Built on the fringe of industry between Union Station and Chinatown, the compound was designed by the local architectural firm Rios Clementi Hale Studios to maximize light and flow into open spaces. It comprises two incongruous parts connected by a calming courtyard -- one side all glass, the other made of industrial metal siding in primary colors, set at whimsical angles.

Near public transportation and with a large, free parking lot, the compound is accessible to low-budget, grass-roots organizations. It also offers them something less practical but perhaps more important, the hard-to-quantify lift that comes from meeting in a light-filled, comfortable, well-equipped space, rather than, say, a dark church basement or windowless hotel conference room.

"We wanted to build a place where the heroic and important work of our grantees could be brought to life," said endowment Director Robert K. Ross, showing off the boardroom, which features a wall of glass opening to the courtyard and a polished maple oval table lined with 26 white mesh chairs. "This sends a message that what they are doing is valuable."
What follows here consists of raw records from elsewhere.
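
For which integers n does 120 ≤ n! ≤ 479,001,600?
5, 6, 7, 8, 9, 10, 11, 12

Working:
n! is strictly increasing; 5! = 120 and 12! = 479,001,600, so valid n = 5, 6, 7, 8, 9, 10, 11, 12.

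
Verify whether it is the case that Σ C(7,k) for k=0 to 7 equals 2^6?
False

Explanation: Binomial theorem: Σ C(7,k) = (1+1)^7 = 2^7 = 128; RHS 2^6 = 64.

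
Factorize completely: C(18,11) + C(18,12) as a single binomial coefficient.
C(19,12)

Working:
By Pascal's identity: C(18,11) + C(18,12) = C(19,12) = 50,388.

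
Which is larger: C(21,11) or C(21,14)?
C(21,11)

C(21,11)=352,716, C(21,14)=116,280.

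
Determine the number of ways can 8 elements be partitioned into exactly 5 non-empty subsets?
This equals S(8,5), the Stirling number of the 2nd kind.
Using the Stirling recurrence: S(n,k) = k·S(n-1,k) + S(n-1,k-1)
S(8,5) = 5·S(7,5) + S(7,4)
         = 5·140 + 350
         = 700 + 350
         = 1,050
Final answer: 1,050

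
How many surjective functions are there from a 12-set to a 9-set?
Onto functions = 9! × S(12,9)
First compute S(12,9) via recurrence:
Using the Stirling recurrence: S(n,k) = k·S(n-1,k) + S(n-1,k-1)
S(12,9) = 9·S(11,9) + S(11,8)
         = 9·1155 + 11880
         = 10395 + 11880
         = 22,275
Then: 362880 × 22275 = 8,083,152,000
Final answer: 8,083,152,000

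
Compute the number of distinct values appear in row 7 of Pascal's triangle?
Row 7 has entries C(7,0)..C(7,7); by symmetry C(7,k)=C(7,7-k), giving 4 distinct values.

Answer: 4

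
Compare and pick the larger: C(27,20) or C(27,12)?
C(27,12)

Solution: C(27,20)=888,030, C(27,12)=17,383,860.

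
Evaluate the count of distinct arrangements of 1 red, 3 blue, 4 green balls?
280

Working:
Multinomial: 8!/(1! × 3! × 4!) = 280.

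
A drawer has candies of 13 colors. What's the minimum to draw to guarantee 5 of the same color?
Worst case: 4 of each = 52. One more: 53.
Final answer: 53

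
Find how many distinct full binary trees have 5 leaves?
Using the Catalan number formula: C_n = C(2n, n) / (n+1)
C_4 = C(8, 4) / (4+1)
     = 70 / 5
     = 14

Answer: 14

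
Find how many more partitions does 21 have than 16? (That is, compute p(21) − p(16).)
Pentagonal recurrence p(n) = p(n−1) + p(n−2) − p(n−5) − p(n−7) + …: p(21) = p(20) + p(19) − p(16) − p(14) + p(9) + p(6) = 627 + 490 − 231 − 135 + 30 + 11 = 792.
p(16) = p(15) + p(14) − p(11) − p(9) + p(4) + p(1) = 176 + 135 − 56 − 30 + 5 + 1 = 231.
Difference = 792 − 231 = 561.

Answer: 561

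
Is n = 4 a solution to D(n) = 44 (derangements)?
No

Working:
D(4) = (4-1)·[D(3) + D(2)] = 3·[2 + 1] = 9, which does not equal 44.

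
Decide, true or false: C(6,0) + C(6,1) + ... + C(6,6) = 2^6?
True

Reasoning: Binomial theorem with x = y = 1: Σ C(6,i) = (1+1)^6 = 2^6 = 64. The statement holds.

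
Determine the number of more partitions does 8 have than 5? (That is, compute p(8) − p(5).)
Pentagonal recurrence p(n) = p(n−1) + p(n−2) − p(n−5) − p(n−7) + …: p(8) = p(7) + p(6) − p(3) − p(1) = 15 + 11 − 3 − 1 = 22.
p(5) = p(4) + p(3) − p(0) = 5 + 3 − 1 = 7.
Difference = 22 − 7 = 15.
Final answer: 15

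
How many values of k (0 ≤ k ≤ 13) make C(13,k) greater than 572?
6

Explanation: Row 13 is unimodal and symmetric about k=13/2. C(13,3)=286 ≤ 572; C(13,4)=715 > 572; by symmetry C(13,k) > 572 for k = 4..9. That's 9 - 4 + 1 = 6 values.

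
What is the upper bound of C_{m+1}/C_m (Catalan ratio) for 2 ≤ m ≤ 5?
C_{m+1}/C_m = 2(2m+1)/(m+2), which increases with m. Maximum at m = 5: 2·11/7 = 22/7.
Final answer: 22/7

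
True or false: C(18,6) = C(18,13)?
False

Working:
C(18,6) = 18,564 but C(18,13) = 8,568; symmetry gives C(18,6) = C(18,12), not C(18,13).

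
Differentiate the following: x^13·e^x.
Product rule: d/dx[x^13]·e^x + x^13·d/dx[e^x] = 13x^{12}e^x + x^13e^x.

Answer: (13x^12 + x^13)e^x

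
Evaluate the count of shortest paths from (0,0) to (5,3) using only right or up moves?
56

Explanation: Choose 5 rights from 8 moves: C(8,5) = 56.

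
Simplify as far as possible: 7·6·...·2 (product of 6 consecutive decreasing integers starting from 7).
5,040

This is P(7,6) = 7!/(1)! = 5,040.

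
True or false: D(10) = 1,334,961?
Derangements of 10 elements: D(10) = (10-1)·[D(9) + D(8)] = 9·[133,496 + 14,833] = 1,334,961.

Answer: True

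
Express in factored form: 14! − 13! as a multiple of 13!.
13 × 13! = 80,951,270,400

Explanation: 14! − 13! = 14·13! − 13! = (14 − 1)·13! = 13 × 13! = 80,951,270,400.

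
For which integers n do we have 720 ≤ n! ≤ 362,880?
6, 7, 8, 9

n! is strictly increasing; 6! = 720 and 9! = 362,880, so valid n = 6, 7, 8, 9.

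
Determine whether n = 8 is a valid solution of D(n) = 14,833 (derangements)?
Yes
D(8) = (8-1)·[D(7) + D(6)] = 7·[1,854 + 265] = 14,833, which equals 14,833.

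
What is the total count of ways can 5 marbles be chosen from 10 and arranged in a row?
30,240

Solution: P(10,5) = 10!/(10-5)! = 30,240.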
The endowment was created by state mandate when health insurer Blue Cross switched from nonprofit to for-profit status in 1996. Its mission, printed on the back of every staff member's calling card: "To expand access to affordable quality health care for underserved individuals and communities, and to promote fundamental improvements in the health status of all Californians."

Ross said the endowment has intentionally defined the mission broadly, to include the root causes of unhealthy communities in a state where life expectancy differs by as much as 12 years between racial and ethnic groups.
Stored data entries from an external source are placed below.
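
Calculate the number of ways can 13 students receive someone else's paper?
2,290,792,932

Reasoning: Using D(n) = (n-1)[D(n-1) + D(n-2)]:
D(13) = (13-1) × [D(12) + D(11)]
      = 12 × [176214841 + 14684570]
      = 12 × 190899411
      = 2,290,792,932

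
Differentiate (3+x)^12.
12(3+x)^11

Working:
Using the power rule: d/dx (3+x)^12 = 12(3+x)^{11}.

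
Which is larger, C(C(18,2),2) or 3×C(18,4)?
C(C(18,2),2)

Explanation: C(C(18,2),2)=11,628, 3×C(18,4)=9,180.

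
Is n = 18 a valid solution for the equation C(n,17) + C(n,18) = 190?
No

Reasoning: C(18,17) + C(18,18) = 18 + 1 = 19, which does not equal 190.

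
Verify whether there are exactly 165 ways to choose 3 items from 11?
True

Reasoning: C(11,3) = 165.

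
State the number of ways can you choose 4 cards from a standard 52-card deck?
270,725

Solution: C(52,4) = 270,725.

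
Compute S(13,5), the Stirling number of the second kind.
7,508,501

Using the Stirling recurrence: S(n,k) = k·S(n-1,k) + S(n-1,k-1)
S(13,5) = 5·S(12,5) + S(12,4)
         = 5·1379400 + 611501
         = 6897000 + 611501
         = 7,508,501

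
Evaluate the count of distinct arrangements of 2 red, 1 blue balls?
3

Solution: Multinomial: 3!/(2! × 1!) = 3.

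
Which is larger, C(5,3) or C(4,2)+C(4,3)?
By Pascal's identity: C(5,3) = C(4,2)+C(4,3) = 10. Equal.

Answer: Equal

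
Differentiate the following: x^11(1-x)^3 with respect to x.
11x^10(1-x)^3 - 3x^11(1-x)^2
Product rule: 11x^{10}(1-x)^{3} + x^11·(-3)(1-x)^{2}.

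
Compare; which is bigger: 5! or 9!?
5!=120, 9!=362,880. 9! > 5!.
Final answer: 9!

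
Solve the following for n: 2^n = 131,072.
131,072 = 1,024 × 128 = 2^10 × 2^7 = 2^17, so n = 17.

Answer: 17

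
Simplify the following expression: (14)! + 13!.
93,405,312,000

Reasoning: (14)! + 13! = (14)·13! + 13! = (14+1)·13! = 15·13! = 93,405,312,000.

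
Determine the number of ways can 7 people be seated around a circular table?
720

Reasoning: Circular arrangements: (7-1)! = 720.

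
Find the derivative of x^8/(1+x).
(8x^7(1+x) - x^8)/(1+x)²

Explanation: Quotient rule: [8x^{7}(1+x) - x^8]/(1+x)².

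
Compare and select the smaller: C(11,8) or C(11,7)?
C(11,8)

Explanation: C(11,8)=165, C(11,7)=330.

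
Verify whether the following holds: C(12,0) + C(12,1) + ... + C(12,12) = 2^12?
True

Binomial theorem with x = y = 1: Σ C(12,i) = (1+1)^12 = 2^12 = 4,096. The statement holds.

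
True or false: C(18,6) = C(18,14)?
False

Reasoning: C(18,6) = 18,564 but C(18,14) = 3,060; symmetry gives C(18,6) = C(18,12), not C(18,14).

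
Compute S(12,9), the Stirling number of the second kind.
22,275

Reasoning: Using the Stirling recurrence: S(n,k) = k·S(n-1,k) + S(n-1,k-1)
S(12,9) = 9·S(11,9) + S(11,8)
         = 9·1155 + 11880
         = 10395 + 11880
         = 22,275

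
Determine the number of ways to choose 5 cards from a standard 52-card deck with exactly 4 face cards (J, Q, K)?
12 face cards and 40 non-face cards: C(12,4) × C(40,1) = 495 × 40 = 19,800.
Final answer: 19,800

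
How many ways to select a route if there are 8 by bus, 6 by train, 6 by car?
20

Solution: By the addition principle: 8 + 6 + 6 = 20.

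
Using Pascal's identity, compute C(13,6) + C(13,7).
3,432

C(13,6) + C(13,7) = C(14,7) = 3,432.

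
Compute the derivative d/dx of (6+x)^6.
6(6+x)^5

Solution: Using the power rule: d/dx (6+x)^6 = 6(6+x)^{5}.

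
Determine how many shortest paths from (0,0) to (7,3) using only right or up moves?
120

Working:
Choose 7 rights from 10 moves: C(10,7) = 120.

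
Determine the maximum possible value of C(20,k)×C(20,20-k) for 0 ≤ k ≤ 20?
34,134,779,536

Solution: C(20,k)·C(20,20-k) = C(20,k)², maximised at the centre k = 10: C(20,10)² = 34,134,779,536.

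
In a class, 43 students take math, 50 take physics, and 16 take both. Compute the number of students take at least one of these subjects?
|A∪B| = |A|+|B|-|A∩B| = 43+50-16 = 77.
Final answer: 77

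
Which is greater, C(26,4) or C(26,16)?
C(26,16)

C(26,4)=14,950, C(26,16)=5,311,735.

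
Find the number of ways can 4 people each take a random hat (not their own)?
9

Explanation: Using D(n) = (n-1)[D(n-1) + D(n-2)]:
D(4) = (4-1) × [D(3) + D(2)]
      = 3 × [2 + 1]
      = 3 × 3
      = 9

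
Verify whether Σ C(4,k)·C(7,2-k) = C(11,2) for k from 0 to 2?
True

Solution: Vandermonde's identity gives C(11,2) = 55; RHS C(11,2) = 55.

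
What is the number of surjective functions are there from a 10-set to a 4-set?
818,520
Onto functions = 4! × S(10,4)
First compute S(10,4) via recurrence:
Using the Stirling recurrence: S(n,k) = k·S(n-1,k) + S(n-1,k-1)
S(10,4) = 4·S(9,4) + S(9,3)
         = 4·7770 + 3025
         = 31080 + 3025
         = 34,105
Then: 24 × 34105 = 818,520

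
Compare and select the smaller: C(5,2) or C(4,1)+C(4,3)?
C(4,1)+C(4,3)

Solution: C(5,2)=10; C(4,1)+C(4,3)=4+4=8.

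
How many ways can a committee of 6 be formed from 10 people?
C(10,6) = 10! / (6! × (10-6)!)
         = 10! / (6! × 4!)
         = 210

Answer: 210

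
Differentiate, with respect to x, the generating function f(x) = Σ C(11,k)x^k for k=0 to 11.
Σ k·C(11,k)x^(k-1) for k=1 to 11

Reasoning: Term-by-term differentiation gives Σ k·C(11,k)x^{k-1} for k=1 to 11.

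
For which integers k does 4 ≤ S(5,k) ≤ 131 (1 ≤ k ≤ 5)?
2, 3, 4

S(5,1)=1; S(5,2)=15; S(5,3)=25; S(5,4)=10; S(5,5)=1. So valid k = 2, 3, 4.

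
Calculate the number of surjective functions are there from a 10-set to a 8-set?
30,240,000

Explanation: Onto functions = 8! × S(10,8)
First compute S(10,8) via recurrence:
Using the Stirling recurrence: S(n,k) = k·S(n-1,k) + S(n-1,k-1)
S(10,8) = 8·S(9,8) + S(9,7)
         = 8·36 + 462
         = 288 + 462
         = 750
Then: 40320 × 750 = 30,240,000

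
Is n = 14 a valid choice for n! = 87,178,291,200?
Yes

14! = 14·13! = 14·6,227,020,800 = 87,178,291,200, which equals 87,178,291,200.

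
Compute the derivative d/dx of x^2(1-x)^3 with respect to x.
2x^1(1-x)^3 - 3x^2(1-x)^2

Product rule: 2x^{1}(1-x)^{3} + x^2·(-3)(1-x)^{2}.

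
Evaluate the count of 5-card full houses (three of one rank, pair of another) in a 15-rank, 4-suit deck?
5,040

Reasoning: Triple rank: 15. Triple suits: C(4,3)=4. Pair rank: 14. Pair suits: C(4,2)=6. Total: 5,040.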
"Research shows two-thirds or more of what determines health quality has nothing to do with healthcare," he said. "We're trying to broaden and elevate the discussion, and we see this place as a venue where those kind of discussions can happen."

The complex also serves as the endowment's headquarters, previously based in leased Woodland Hills office space.

Eventually, it will house three complementary organizations that help nonprofits find grant money, talk effectively with the press and elected officials, and budget more efficiently.

"This building is just a physical manifestation of the way the endowment has acted all along," said Paul Vandeventer, president of Community Partners, one of the organizations moving to the building.

"I've been doing this work for 20 years, and I've never seen another foundation in Los Angeles work so hard to bring people in," he said.

Most of the center's rooms are booked for the next three months, Walden said.

Simone Best, operations director for the Community Clinic Assn. of Los Angeles County, was among the first to sign up, to bring together the association's 43 clinic directors later this month.

"We were having to rent a hotel to get everybody together, at $1,000 a pop. That's money that could have gone to services," she said. "Once, we tried cramming them into a room at our offices, but having people stacked on top of each other was not conducive to problem-solving."

Ellen Wu, of the California Pan-Ethnic Health Network in the Bay Area, said finding suitable space in Los Angeles had long been a challenge, at the same time the need for it was growing.

"We have listservs and can instantly send out information and reports," Wu said. "But in these high-tech times, people want to connect. It's more important now than ever, as groups like ours try to build a movement."

To inaugurate its building, the endowment on Thursday opened a two-day conference on the future of healthcare in California. One key topic hints at the ambition of the center, asking: "How do we build political will for changing our approach to health?"